Otras devociones han sido introducidas durante el tiempo de Carnaval con el mismo propósito por hombres piadosos. Entre ellas, destaca la solemne y pública devoción introducida por San Felipe Neri en esta ciudad de Roma: la visita a las siete Iglesias, sobre la cual escribe el Bacci en su vida. Nuestros Predecesores, para incentivar en estos días a los fieles a frecuentar los Sacramentos, han distribuido el Tesoro de las Santas Indulgencias:

“Con un nuevo pero muy saludable medio, los Sumos Pontífices, extrayendo dádivas del Tesoro de la Iglesia, han estimulado a los fieles a frecuentar con gran devoción los Sacramentos durante esos tres días (se refiere a los del Carnaval). Y, por la manera en que comienzan las cosas, hay esperanza de que el diablo, expulsado de allí, se vea obligado a buscar otras maldades” (Teófilo Raynaudo, Obras, tomo 16, p. 412, n. 41).

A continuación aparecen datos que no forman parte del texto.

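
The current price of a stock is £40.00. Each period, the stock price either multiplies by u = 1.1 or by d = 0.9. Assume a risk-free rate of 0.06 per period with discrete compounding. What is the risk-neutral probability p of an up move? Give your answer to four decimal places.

p = 0.8000

Risk-neutral probability p = (1 + 0.06 − 0.9)/(1.1 − 0.9) = 0.1600/0.2000 = 0.8000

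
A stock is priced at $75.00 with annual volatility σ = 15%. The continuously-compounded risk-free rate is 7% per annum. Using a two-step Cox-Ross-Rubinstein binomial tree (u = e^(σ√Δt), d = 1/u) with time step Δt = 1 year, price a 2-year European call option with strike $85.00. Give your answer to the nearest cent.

CRR parameters: u = e^(σ√Δt) = e^(0.15·√1) = 1.1618, d = 1/u = 0.8607
Per-period rate: rΔt = 0.07·1 = 0.07, so R = e^0.07 = 1.0725
Risk-neutral probability p = (e^0.07 − 0.8607)/(1.1618 − 0.8607) = 0.2118/0.3011 = 0.7034
Terminal stock prices: S_uu = 101.2, S_ud = 75, S_dd = 55.56
Terminal payoffs (S − K): max(16.24, 0) = 16.24, max(-10, 0) = 0, max(-29.44, 0) = 0
Node u (S = 87.14): V_u = e^(−0.07)·[0.7034·16.2394 + 0.2966·0.0000] = 10.6499
Node d (S = 64.55): V_d = e^(−0.07)·[0.7034·0.0000 + 0.2966·0.0000] = 0.0000
Node 0 (S = 75): V_0 = e^(−0.07)·[0.7034·10.6499 + 0.2966·0.0000] = 6.9843

$6.98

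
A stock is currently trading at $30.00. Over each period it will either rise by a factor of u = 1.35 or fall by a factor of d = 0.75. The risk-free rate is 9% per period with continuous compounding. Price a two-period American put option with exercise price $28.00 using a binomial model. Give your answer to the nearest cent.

$2.14

Risk-neutral probability p = (e^0.09 − 0.75)/(1.35 − 0.75) = 0.3442/0.6000 = 0.5736
Terminal stock prices: S_uu = 54.68, S_ud = 30.38, S_dd = 16.88
Terminal payoffs (K − S): max(-26.68, 0) = 0, max(-2.375, 0) = 0, max(11.12, 0) = 11.12
Node u (S = 40.5): continuation = e^(−0.09)·[0.5736·0.0000 + 0.4264·0.0000] = 0.0000; exercise value = 0.0000 ≤ continuation, so V_u = 0.0000
Node d (S = 22.5): continuation = e^(−0.09)·[0.5736·0.0000 + 0.4264·11.1250] = 4.3352; exercise value = 5.5000 > continuation, so V_d = 5.5000 (exercise)
Node 0 (S = 30): continuation = e^(−0.09)·[0.5736·0.0000 + 0.4264·5.5000] = 2.1432; exercise value = 0.0000 ≤ continuation, so V_0 = 2.1432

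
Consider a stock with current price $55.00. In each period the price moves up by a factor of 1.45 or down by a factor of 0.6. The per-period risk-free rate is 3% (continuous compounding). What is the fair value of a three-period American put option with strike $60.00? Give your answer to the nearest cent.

Risk-neutral probability p = (e^0.03 − 0.6)/(1.45 − 0.6) = 0.4305/0.8500 = 0.5064
Terminal stock prices: S_uuu = 167.7, S_uud = 69.38, S_udd = 28.71, S_ddd = 11.88
Terminal payoffs (K − S): max(-107.7, 0) = 0, max(-9.382, 0) = 0, max(31.29, 0) = 31.29, max(48.12, 0) = 48.12
Node uu (S = 115.6): continuation = e^(−0.03)·[0.5064·0.0000 + 0.4936·0.0000] = 0.0000; exercise value = 0.0000 ≤ continuation, so V_uu = 0.0000
Node ud (S = 47.85): continuation = e^(−0.03)·[0.5064·0.0000 + 0.4936·31.2900] = 14.9878; exercise value = 12.1500 ≤ continuation, so V_ud = 14.9878
Node dd (S = 19.8): continuation = e^(−0.03)·[0.5064·31.2900 + 0.4936·48.1200] = 38.4267; exercise value = 40.2000 > continuation, so V_dd = 40.2000 (exercise)
Node u (S = 79.75): continuation = e^(−0.03)·[0.5064·0.0000 + 0.4936·14.9878] = 7.1791; exercise value = 0.0000 ≤ continuation, so V_u = 7.1791
Node d (S = 33): continuation = e^(−0.03)·[0.5064·14.9878 + 0.4936·40.2000] = 26.6214; exercise value = 27.0000 > continuation, so V_d = 27.0000 (exercise)
Node 0 (S = 55): continuation = e^(−0.03)·[0.5064·7.1791 + 0.4936·27.0000] = 16.4610; exercise value = 5.0000 ≤ continuation, so V_0 = 16.4610

$16.46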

Recorran, pues, esta senda, Venerables Hermanos, y con vuestro ejemplo invitad a los demás a hacer lo mismo. Especialmente durante estos días de Carnaval, no descuidéis el interés por los Oficios Divinos, la celebración pública de la Misa, la visita a las Iglesias y a los hospitales, invitando también a eclesiásticos y a laicos temerosos de Dios; pues este es un acompañamiento bueno y aprobado.

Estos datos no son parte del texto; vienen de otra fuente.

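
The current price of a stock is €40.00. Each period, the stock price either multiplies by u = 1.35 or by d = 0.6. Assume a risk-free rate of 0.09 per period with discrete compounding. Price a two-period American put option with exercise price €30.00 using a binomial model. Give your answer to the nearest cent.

€1.91

Risk-neutral probability p = (1 + 0.09 − 0.6)/(1.35 − 0.6) = 0.4900/0.7500 = 0.6533
Terminal stock prices: S_uu = 72.9, S_ud = 32.4, S_dd = 14.4
Terminal payoffs (K − S): max(-42.9, 0) = 0, max(-2.4, 0) = 0, max(15.6, 0) = 15.6
Node u (S = 54): continuation = 1/1.09·[0.6533·0.0000 + 0.3467·0.0000] = 0.0000; exercise value = 0.0000 ≤ continuation, so V_u = 0.0000
Node d (S = 24): continuation = 1/1.09·[0.6533·0.0000 + 0.3467·15.6000] = 4.9615; exercise value = 6.0000 > continuation, so V_d = 6.0000 (exercise)
Node 0 (S = 40): continuation = 1/1.09·[0.6533·0.0000 + 0.3467·6.0000] = 1.9083; exercise value = 0.0000 ≤ continuation, so V_0 = 1.9083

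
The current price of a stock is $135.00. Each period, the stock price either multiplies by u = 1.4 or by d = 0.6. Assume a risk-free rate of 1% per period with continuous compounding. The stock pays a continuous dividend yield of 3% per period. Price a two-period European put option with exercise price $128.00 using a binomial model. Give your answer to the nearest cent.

$28.57

Per-period risk-free factor R = e^0.01 = 1.0101; dividend-adjusted growth = e^(0.01−0.03) = 0.9802.
Risk-neutral probability p = (0.9802 − 0.6)/(1.4 − 0.6) = 0.3802/0.8000 = 0.4752
Terminal stock prices: S_uu = 264.6, S_ud = 113.4, S_dd = 48.6
Terminal payoffs (K − S): max(-136.6, 0) = 0, max(14.6, 0) = 14.6, max(79.4, 0) = 79.4
Node u (S = 189): V_u = e^(−0.01)·[0.4752·0.0000 + 0.5248·14.6000] = 7.5851
Node d (S = 81): V_d = e^(−0.01)·[0.4752·14.6000 + 0.5248·79.4000] = 48.1203
Node 0 (S = 135): V_0 = e^(−0.01)·[0.4752·7.5851 + 0.5248·48.1203] = 28.5689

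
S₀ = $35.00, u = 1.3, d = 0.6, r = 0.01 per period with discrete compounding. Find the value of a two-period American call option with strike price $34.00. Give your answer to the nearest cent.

$8.46

Risk-neutral probability p = (1 + 0.01 − 0.6)/(1.3 − 0.6) = 0.4100/0.7000 = 0.5857
Terminal stock prices: S_uu = 59.15, S_ud = 27.3, S_dd = 12.6
Terminal payoffs (S − K): max(25.15, 0) = 25.15, max(-6.7, 0) = 0, max(-21.4, 0) = 0
Node u (S = 45.5): continuation = 1/1.01·[0.5857·25.1500 + 0.4143·0.0000] = 14.5849; exercise value = 11.5000 ≤ continuation, so V_u = 14.5849
Node d (S = 21): continuation = 1/1.01·[0.5857·0.0000 + 0.4143·0.0000] = 0.0000; exercise value = 0.0000 ≤ continuation, so V_d = 0.0000
Node 0 (S = 35): continuation = 1/1.01·[0.5857·14.5849 + 0.4143·0.0000] = 8.4580; exercise value = 1.0000 ≤ continuation, so V_0 = 8.4580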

Procúrese que en una o más Iglesias se exponga durante un triduo el Santísimo Sacramento, dando cada noche la Bendición, ya sea dentro de la semana de Septuagésima, de Sexagésima, de Quincuagésima o en todas ellas. Por esta Nuestra presente Carta Circular, concedemos una Indulgencia Plenaria que deberá ser publicada por vosotros en las formas habituales. Esta indulgencia, destinada a un fin piadoso, no queda impedida por otra Indulgencia Plenaria que, por otros títulos, pueda poseer la Iglesia donde se expone el Santísimo. Se concede a todos aquellos que, confesados y habiendo comulgado, visiten el Santísimo Sacramento durante cada uno de los días del triduo mencionado, orando de corazón a Su Divina Majestad según la intención de la Santa Iglesia, que es la ya expuesta.

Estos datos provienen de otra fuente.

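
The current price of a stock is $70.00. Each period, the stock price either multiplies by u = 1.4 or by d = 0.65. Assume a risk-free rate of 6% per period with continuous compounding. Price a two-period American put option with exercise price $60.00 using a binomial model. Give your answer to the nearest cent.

Risk-neutral probability p = (e^0.06 − 0.65)/(1.4 − 0.65) = 0.4118/0.7500 = 0.5491
Terminal stock prices: S_uu = 137.2, S_ud = 63.7, S_dd = 29.58
Terminal payoffs (K − S): max(-77.2, 0) = 0, max(-3.7, 0) = 0, max(30.42, 0) = 30.42
Node u (S = 98): continuation = e^(−0.06)·[0.5491·0.0000 + 0.4509·0.0000] = 0.0000; exercise value = 0.0000 ≤ continuation, so V_u = 0.0000
Node d (S = 45.5): continuation = e^(−0.06)·[0.5491·0.0000 + 0.4509·30.4250] = 12.9193; exercise value = 14.5000 > continuation, so V_d = 14.5000 (exercise)
Node 0 (S = 70): continuation = e^(−0.06)·[0.5491·0.0000 + 0.4509·14.5000] = 6.1571; exercise value = 0.0000 ≤ continuation, so V_0 = 6.1571

$6.16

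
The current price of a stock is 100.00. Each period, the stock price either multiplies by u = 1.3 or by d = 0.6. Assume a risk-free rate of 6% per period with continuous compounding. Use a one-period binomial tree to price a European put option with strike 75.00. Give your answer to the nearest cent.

4.81

Risk-neutral probability p = (e^0.06 − 0.6)/(1.3 − 0.6) = 0.4618/0.7000 = 0.6598
Terminal stock prices: S_u = 130, S_d = 60
Terminal payoffs (K − S): max(-55, 0) = 0, max(15, 0) = 15
Node 0 (S = 100): V_0 = e^(−0.06)·[0.6598·0.0000 + 0.3402·15.0000] = 4.8063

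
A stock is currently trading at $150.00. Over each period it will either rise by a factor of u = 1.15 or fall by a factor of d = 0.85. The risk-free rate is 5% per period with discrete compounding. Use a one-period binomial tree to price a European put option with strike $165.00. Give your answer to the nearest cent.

Risk-neutral probability p = (1 + 0.05 − 0.85)/(1.15 − 0.85) = 0.2000/0.3000 = 0.6667
Terminal stock prices: S_u = 172.5, S_d = 127.5
Terminal payoffs (K − S): max(-7.5, 0) = 0, max(37.5, 0) = 37.5
Node 0 (S = 150): V_0 = 1/1.05·[0.6667·0.0000 + 0.3333·37.5000] = 11.9048

$11.90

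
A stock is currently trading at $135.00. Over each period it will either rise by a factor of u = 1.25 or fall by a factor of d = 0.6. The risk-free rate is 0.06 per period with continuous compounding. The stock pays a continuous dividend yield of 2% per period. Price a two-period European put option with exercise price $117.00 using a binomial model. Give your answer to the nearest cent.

$12.38

Per-period risk-free factor R = e^0.06 = 1.0618; dividend-adjusted growth = e^(0.06−0.02) = 1.0408.
Risk-neutral probability p = (1.0408 − 0.6)/(1.25 − 0.6) = 0.4408/0.6500 = 0.6782
Terminal stock prices: S_uu = 210.9, S_ud = 101.2, S_dd = 48.6
Terminal payoffs (K − S): max(-93.94, 0) = 0, max(15.75, 0) = 15.75, max(68.4, 0) = 68.4
Node u (S = 168.8): V_u = e^(−0.06)·[0.6782·0.0000 + 0.3218·15.7500] = 4.7736
Node d (S = 81): V_d = e^(−0.06)·[0.6782·15.7500 + 0.3218·68.4000] = 30.7904
Node 0 (S = 135): V_0 = e^(−0.06)·[0.6782·4.7736 + 0.3218·30.7904] = 12.3810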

Nuestro Ministerio Apostólico exigía que os escribiéramos esta Carta. Vuestro ejemplo, siendo tan cercanos a Nos, moverá a quienes están más distantes a recurrir también a Nos. Y no dejaremos de ofrecer a cada solicitante toda Nuestra ayuda, extendiendo en su beneficio y en el de su Diócesis las Indulgencias concedidas a vosotros.

Finalmente, abrazándoos con todo nuestro corazón, otorgamos a cada uno de vosotros, Venerables Hermanos, y al rebaño que os ha sido encomendado, la Bendición Apostólica.

Dado en Roma, junto a Santa María la Mayor, el 1 de enero de 1748, en el octavo año de Nuestro Pontificado.